Rui do Carmo diz que, ”em matéria de violência doméstica, o que sobretudo importa é dar mais eficácia aos procedimentos dos vários intervenientes no processo". Ainda assim, defende uma alteração legislativa no artigo que tipifica o crime de violência doméstica, "de forma a que sejam consideradas vítimas os menores que vivem em contextos de violência conjugal”.
A opinião é partilhada por Frederico Moyano Marques, jurista e membro da direção da Associação Portuguesa de Apoio à Vítima (APAV). Atualmente, refere o especialista, “a prática de atos violentos perante uma criança é apenas uma agravante do crime" quando deveria passar a ser um "crime autónomo”.

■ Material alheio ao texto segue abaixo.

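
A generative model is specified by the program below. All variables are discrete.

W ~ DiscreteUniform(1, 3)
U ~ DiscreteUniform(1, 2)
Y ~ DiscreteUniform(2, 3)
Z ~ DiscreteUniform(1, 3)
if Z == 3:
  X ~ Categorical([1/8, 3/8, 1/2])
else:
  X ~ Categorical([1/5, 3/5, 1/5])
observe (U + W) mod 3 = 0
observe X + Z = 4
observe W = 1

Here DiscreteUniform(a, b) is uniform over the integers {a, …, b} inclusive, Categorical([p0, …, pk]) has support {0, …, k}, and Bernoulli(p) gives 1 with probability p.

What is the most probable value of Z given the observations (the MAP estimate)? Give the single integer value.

Enumerate traces; 4 have nonzero weight after conditioning:
  (W=1, U=2, Y=2, Z=2, X=2) weight 1/180
  (W=1, U=2, Y=2, Z=3, X=1) weight 1/96
  (W=1, U=2, Y=3, Z=2, X=2) weight 1/180
  (W=1, U=2, Y=3, Z=3, X=1) weight 1/96
Group by Z:
  weight(Z=2) = 1/90
  weight(Z=3) = 1/48
Total weight = 1/90 + 1/48 = 23/720
P(Z=2 | obs) = 1/90 / 23/720 = 8/23
P(Z=3 | obs) = 1/48 / 23/720 = 15/23
argmax = 3

argmax_v P(Z = v | obs) = 3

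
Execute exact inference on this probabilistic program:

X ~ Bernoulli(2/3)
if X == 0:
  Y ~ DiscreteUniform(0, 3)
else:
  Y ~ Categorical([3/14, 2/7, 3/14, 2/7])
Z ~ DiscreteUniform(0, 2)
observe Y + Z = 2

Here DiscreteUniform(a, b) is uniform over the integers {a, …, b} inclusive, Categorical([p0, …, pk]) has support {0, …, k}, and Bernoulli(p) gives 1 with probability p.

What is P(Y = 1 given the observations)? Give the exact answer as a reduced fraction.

Enumerate traces; 6 have nonzero weight after conditioning:
  (X=0, Y=0, Z=2) weight 1/36
  (X=0, Y=1, Z=1) weight 1/36
  (X=0, Y=2, Z=0) weight 1/36
  (X=1, Y=0, Z=2) weight 1/21
  (X=1, Y=1, Z=1) weight 4/63
  (X=1, Y=2, Z=0) weight 1/21
Group by Y:
  weight(Y=0) = 19/252
  weight(Y=1) = 23/252
  weight(Y=2) = 19/252
Total weight = 19/252 + 23/252 + 19/252 = 61/252
P(Y=0 | obs) = 19/252 / 61/252 = 19/61
P(Y=1 | obs) = 23/252 / 61/252 = 23/61
P(Y=2 | obs) = 19/252 / 61/252 = 19/61

P(Y = 1 | obs) = 23/61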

Quando se verifica uma suspensão provisória do processo ou até de arquivamento, diz o jurista, “o Tribunal de Família tende a interpretar que o superior interesse da criança passa sobretudo por manter os laços de relação com os pais, não dando a prioridade devida à questão da segurança da criança e da mãe”.
Já a deputada do Bloco de Esquerda Sandra Cunha argumenta que,” apesar de todas as alterações que foram feitas na lei para que haja mais comunicação entre os tribunais criminais e os de família, estes continuam a ignorar a informação sobre os processos de violência doméstica”.
É por esse motivo que o Bloco decidiu apresentar um projeto lei que previa a criação de tribunais especializados, em que se pretendia que a equipa que julga o crime de violência doméstica fosse a mesma que regula o poder parental. A ideia começou por nutrir a simpatia do Governo mas acabou por ser abandonada, face à contestação na bancada parlamentar.
Isabel Moreira (PS) foi uma das deputadas que se opôs frontalmente à ideia de um tribunal especializado, desde logo “pela sua inconstitucionalidade”. A deputada socialista diz que esta é “uma guerra que nos convoca a todos” mas refere que,” apesar dos números terríveis, é preciso dizer às vítimas que há casos bem sucedidos e lembrar que tem havido um investimento não só deste Governo mas também dos anteriores na rede de apoio às vítimas”.
Moreira defende que “não são necessárias alterações à lei e muito menos para agravar a pena". Em vez disso, argumenta que não se responde a um pico de morte com agravamentos de pena, porque "isso não resolve nada".
A bancada do PSD propõe o agravamento da pena máxima de cinco para seis anos, como forma de limitar o recurso ao mecanismo da suspensão provisória do processo.
Sandra Pereira explica que “a medida é instrumental" e admite que "o PSD tem toda a abertura para alterar as suas propostas”. Para a deputada social democrata, "é possível um consenso entre a direita e a esquerda em matéria de violência doméstica”.